A Bioética lida com as intimidades do erro profissional, um termo que sempre soa agressivo, que muitos preferem amenizar por sinônimos ou por eufemismos, que admite interpretações de endosso ou de desconsideração, que trilha por ambiguações, que desperta ódio e compaixão, que  exige pena nos seus variados sentidos, que motiva desculpas pelo dano ou pela falsa interpretação e que, sobretudo, instrui, aliás, dentro da amenização da consciência e voto de auto-lapidação representados pela expressão errar é humano, insistir é insensatez.

Entendo que o solilóquio é instrumento essencial do ser médico perante uma cogitação de erro profissional por si próprio – estou fazendo (fiz) uma besteira?- ou por outros. O diálogo com a própria consciência é essencial, não somente para a sinceridade do reconhecimento do eventual erro praticado ou para a rejeição convicta de prática equivocada, como também para evitar certas rotas de atitudes que deixaram o erro profissional no quase, enfim não praticado.

Outro aspecto que os interessados em Bioética compartilham é uma análise mais conceitual e ampla acerca das situações que envolvem as práticas de erros profissionais. Pontos de referências mais ligados à lógica ou à moral, habitualmente mesclados em proporções variadas, devem, não somente, sustentar a avaliação da presença ou não de erros e a sugestão de reparações conforme textos e pensamentos vigentes, como também, a apreciação crítica sobre as fundamentações vigentes, que como se sabe, movimentam-se com o tempo e, não raramente, representam terreno movediço.

Interessados em Bioética praticam ginástica de neurônios com frequência na busca de massa crítica para lidar com preocupações constantes com o status quo que ampara  certo ou errado. De fato, na beira do leito, o estado atual das coisas mescla tradições que parecem eternas e renovações que acompanham novos tempos cada vez mais acelerados da Medicina e da sociedade. Estímulos a exercícios de caça de incoerências não faltam, simplesmente porque leis e artigos do Código de Ética Médica não são vitalícios, admitem vieses ideológicos e controvérsias legítimas.
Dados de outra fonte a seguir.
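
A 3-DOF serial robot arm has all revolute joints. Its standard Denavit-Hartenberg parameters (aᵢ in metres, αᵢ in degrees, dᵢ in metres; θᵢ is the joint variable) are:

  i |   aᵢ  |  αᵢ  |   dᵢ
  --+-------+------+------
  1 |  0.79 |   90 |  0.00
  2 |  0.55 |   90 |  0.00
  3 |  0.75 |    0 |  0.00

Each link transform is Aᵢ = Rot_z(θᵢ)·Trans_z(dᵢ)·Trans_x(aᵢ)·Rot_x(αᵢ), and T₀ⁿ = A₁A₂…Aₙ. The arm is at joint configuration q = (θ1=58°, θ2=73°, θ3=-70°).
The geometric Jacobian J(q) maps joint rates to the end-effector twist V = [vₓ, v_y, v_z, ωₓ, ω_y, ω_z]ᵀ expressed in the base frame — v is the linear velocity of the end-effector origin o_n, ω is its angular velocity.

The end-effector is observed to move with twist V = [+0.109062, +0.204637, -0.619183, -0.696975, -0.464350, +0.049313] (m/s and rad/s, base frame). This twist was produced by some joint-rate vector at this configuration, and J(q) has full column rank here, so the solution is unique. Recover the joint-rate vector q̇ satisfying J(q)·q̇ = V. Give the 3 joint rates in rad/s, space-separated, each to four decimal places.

-0.1840 -0.3450 -0.7980

o_n = [-0.0541, 1.2434, 0.7713]
J₁: ẑ×o_n = [-1.2434, -0.0541, 0.0000], ω = ẑ
J2: z=[0.8480, -0.5299, 0.0000] o=[0.4186, 0.6700, 0.0000] → [-0.4087, -0.6541, 0.2358, 0.8480, -0.5299, 0.0000]
J3: z=[0.5068, 0.8110, -0.2924] o=[0.5038, 0.8063, 0.5260] → [0.3267, 0.0388, 0.6740, 0.5068, 0.8110, -0.2924]
q̇ = J⁺·V = [-0.1840, -0.3450, -0.7980]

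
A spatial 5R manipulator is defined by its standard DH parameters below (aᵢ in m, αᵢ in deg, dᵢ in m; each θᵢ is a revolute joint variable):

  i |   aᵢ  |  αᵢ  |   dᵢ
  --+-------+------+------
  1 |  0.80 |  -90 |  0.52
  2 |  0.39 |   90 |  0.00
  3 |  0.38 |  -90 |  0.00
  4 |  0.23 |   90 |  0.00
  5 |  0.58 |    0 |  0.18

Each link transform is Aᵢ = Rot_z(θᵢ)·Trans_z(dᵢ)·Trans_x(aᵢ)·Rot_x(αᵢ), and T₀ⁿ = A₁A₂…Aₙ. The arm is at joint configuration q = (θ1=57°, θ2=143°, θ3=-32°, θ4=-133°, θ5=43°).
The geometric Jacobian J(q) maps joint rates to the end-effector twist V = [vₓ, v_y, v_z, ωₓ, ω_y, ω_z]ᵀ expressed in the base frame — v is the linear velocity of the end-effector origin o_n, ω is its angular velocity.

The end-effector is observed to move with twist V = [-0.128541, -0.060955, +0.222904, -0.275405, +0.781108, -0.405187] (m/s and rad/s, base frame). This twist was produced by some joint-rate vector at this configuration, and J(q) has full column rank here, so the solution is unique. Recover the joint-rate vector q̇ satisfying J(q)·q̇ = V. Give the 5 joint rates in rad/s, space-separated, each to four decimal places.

o_n = [-0.0048, 0.8010, -0.0240]
J₁: ẑ×o_n = [-0.8010, -0.0048, 0.0000], ω = ẑ
J2: z=[-0.8387, 0.5446, 0.0000] o=[0.4357, 0.6709, 0.5200] → [-0.2963, -0.4562, 0.1309, -0.8387, 0.5446, 0.0000]
J3: z=[0.3278, 0.5047, -0.7986] o=[0.2661, 0.4097, 0.2853] → [0.1564, 0.3177, 0.2650, 0.3278, 0.5047, -0.7986]
J4: z=[-0.9417, 0.1069, -0.3189] o=[0.2948, 0.0842, 0.0914] → [0.2163, -0.0131, -0.6430, -0.9417, 0.1069, -0.3189]
J5: z=[-0.2788, 0.2823, 0.9179] o=[0.3381, 0.3035, 0.0371] → [-0.4739, -0.3317, -0.0419, -0.2788, 0.2823, 0.9179]
q̇ = J⁺·V = [-0.0350, 0.4610, 0.8390, 0.0700, 0.3510]

-0.0350 0.4610 0.8390 0.0700 0.3510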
O aborto é permitido no Brasil  quando adjetivado de terapêutico pelo entendimento de prioridade da  gestante sobre o feto ou porque há risco de vida para a mesma – que tem obrigação com outros filhos ou poderá engravidar num futuro- ou porque ela assim deseja porque foi vítima de estrupo.  Em ambas as circunstâncias, o mesmo argumento sobre o respeito à vida que fica num primeiro plano para o impedimento legal à liberação em geral da escolha pessoal de não se manter grávida passa para um segundo plano. Uma gangorra de apreciação de coerência e incoerência pode passar pela cabeça dos interessados em Bioética.

Há outros aspectos interessantes que acontecem numa zona cinzenta de certo/errado. Examinar o paciente dá eticidade a um atestado de saúde, o que não exclui a possibilidade de uma falsidade na determinação de um prazo justo de afastamento. O paciente precisa dar o consentimento ao médico para a realização de uma intervenção, porém o sim pode ter sido obtido após a revelação de um único método sem esclarecimentos sobre prós e contras de de outros também aplicáveis.  Nesta mesma linha de contraposições, tem a situação da  informação ao paciente SUS sobre um fármaco mais eficaz, disponível no mercado, mas sem chance de poder ser fornecido pela rede pública e que coloca a objeção de consciência do médico (não)prescritor numa rota de colisão com o gestor e com a judicialização da Medicina.

A Bioética tem compromisso com o apoio ao médico para que ele ponha o dedo nas feridas de ambiguidades certo/errado na beira do leito e seja permanentemente crítico com as plataformas técnico-científicas e de atitudes que a vida profissional lhe apresenta em constante movimentação. Os processos de tomadas de decisão admitem a presunção de acertos e erros em função da análise de prudência, porém acertos presumidos podem vir a ser reconhecidos como erros. Cada aprendizado assim incorporado representa o que o  compositor e maestro Igor Stravinsky (1882-1971) ensinou: “… Eu aprendi a ser compositor principalmente através dos meus erros e  de falsos pressupostos, muito mais do que me expondo a fontes de sabedoria e conhecimento…”.